This Week In Gay History April 7 -13: The Earl of Rochester, The APA, and the Tragic Death of Ryan White

April 7, 1907 – The ultimate “fag hag” Violette Leduc was born in Arras Pas de Calais, France. She hated being a woman and continually went after gay men. One of them, Maurice Sachs told her to write just to get rid of her. She did. Her book Le Batarde, was the story of her upbringing as an illegitimate child which blamed on the sexuality of her mother. She once told a friend she wanted to wear a tight body stocking to hold in her breasts and then attach a “strap on” dildo in order to bed gay writer Jean Genet.

April 8, 1974 – The American Psychiatric Association remove its “sickness” definition of homosexuality and outrages homophobic bigots across America.  You can read the anti-gay group NARTH’s (The National Association for Research & Therapy of Homosexuality) take on the removal by clicking this link.

April 8, 1990 – Ryan White at age 18 dies of AIDS after a five-year battle with the disease.  Ryan became the national poster child for HIV/AIDS in the United States, after being expelled from middle school in Kokomo Indiana because of his infection. As a hemophiliac, he became infected with HIV from a contaminated blood treatment and, when diagnosed in December 1984, was given six months to live. Doctors said he posed no risk to other students, but AIDS was poorly understood at the time, and when White tried to return to school, many parents and teachers in Kokomo rallied against his attendance. A lengthy legal battle with the school system ensued, and media coverage of the case made White into a national celebrity and spokesman for AIDS research and public education. Surprising his doctors, Ryan lived five years longer than predicted but died in April 1990, one month before his high school graduation.the discrimination it brought upon him and his family. – Watch the new coverage of Ryan’s passing below.

April 9, 1821Charles Baudelaire is born in Paris to a bourgeois family. The author of Les Fleurs du Mal is alternately described as a Catholic, a Satanist; brilliant, mundane. No one knows much about his sexual exploits, although Marcel Proust and Andre Gide tell us he was certainly gay.

April 10, 1644 – Bi-sexual British poet John Wilmot, Earl of Rochester is born at Ditchley Manor In Oxfordshire. Little read today, Wilmot’s poems are bawdy and beautifully simple. …
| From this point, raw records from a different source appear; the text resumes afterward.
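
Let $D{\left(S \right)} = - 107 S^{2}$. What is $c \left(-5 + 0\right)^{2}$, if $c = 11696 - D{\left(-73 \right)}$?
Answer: $14547475$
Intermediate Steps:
$c = 581899$ ($c = 11696 - - 107 \left(-73\right)^{2} = 11696 - \left(-107\right) 5329 = 11696 - -570203 = 11696 + 570203 = 581899$)
$c \left(-5 + 0\right)^{2} = 581899 \left(-5 + 0\right)^{2} = 581899 \left(-5\right)^{2} = 581899 \cdot 25 = 14547475$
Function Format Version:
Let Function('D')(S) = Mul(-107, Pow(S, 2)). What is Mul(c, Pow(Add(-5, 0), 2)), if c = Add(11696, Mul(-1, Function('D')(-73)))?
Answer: 14547475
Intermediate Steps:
c = 581899 (c = Add(11696, Mul(-1, Mul(-107, Pow(-73, 2)))) = Add(11696, Mul(-1, Mul(-107, 5329))) = Add(11696, Mul(-1, -570203)) = Add(11696, 570203) = 581899)
Mul(c, Pow(Add(-5, 0), 2)) = Mul(581899, Pow(Add(-5, 0), 2)) = Mul(581899, Pow(-5, 2)) = Mul(581899, 25) = 14547475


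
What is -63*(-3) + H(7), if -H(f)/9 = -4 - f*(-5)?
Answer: -90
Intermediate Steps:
H(f) = 36 - 45*f (H(f) = -9*(-4 - f*(-5)) = -9*(-4 + 5*f) = 36 - 45*f)
-63*(-3) + H(7) = -63*(-3) + (36 - 45*7) = 189 + (36 - 315) = 189 - 279 = -90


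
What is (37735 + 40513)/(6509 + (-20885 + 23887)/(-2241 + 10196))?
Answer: 622462840/51782097 ≈ 12.021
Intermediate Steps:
(37735 + 40513)/(6509 + (-20885 + 23887)/(-2241 + 10196)) = 78248/(6509 + 3002/7955) = 78248/(51782097/7955) = 78248*(7955/51782097) = 622462840/51782097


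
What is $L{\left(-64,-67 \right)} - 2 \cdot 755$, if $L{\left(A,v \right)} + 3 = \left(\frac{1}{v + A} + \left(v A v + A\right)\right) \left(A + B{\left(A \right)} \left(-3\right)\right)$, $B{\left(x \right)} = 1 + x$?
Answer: $- \frac{4705718328}{131} \approx -3.5922 \cdot 10^{7}$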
“If by chance then I wake, hot-headed and drunk, What a coyle do I make for the loss of my Punck? I storm and I roar, and I fall in a rage, And, missing my whore I bugger my Page.

“Nor shall our love-fits, Chloris, be forgot,
When each the well-looked
linkboy strove t’enjoy,
And the best kiss was the deciding lot
Whether the
boy fucked you, or I the boy”

FYI – A linkboy is a lamp wick lighter.  Who obviously enjoyed lighting the Earl of Rochester’s wick.

April 11, 1901 Glenway Wescott is born in Kewaskum, Wisconsin. One of America’s clearest and lyrical writers, he is best known for “The Grandmothers” published in 1927. Throughout his life he kept journals about everything. Perhaps when they are published we will learn all about his reputed affair with photographer George Platt Lynes and museum curator Monroe Wheeler.

April 12, 1526 Marc-Antoine Muret is born near Limoges France. The 16th century humanist was accused by the church of being a sodomist and a Protestant. He was of course only one of them.  Care to guess which one?

April 13th ***** – Nothing much happened this day in LGBT history.  Perhaps its time to OUT Senator Lindsey Graham or Arron Schrock publicly and add an entry for 2013.  I’ll think about it.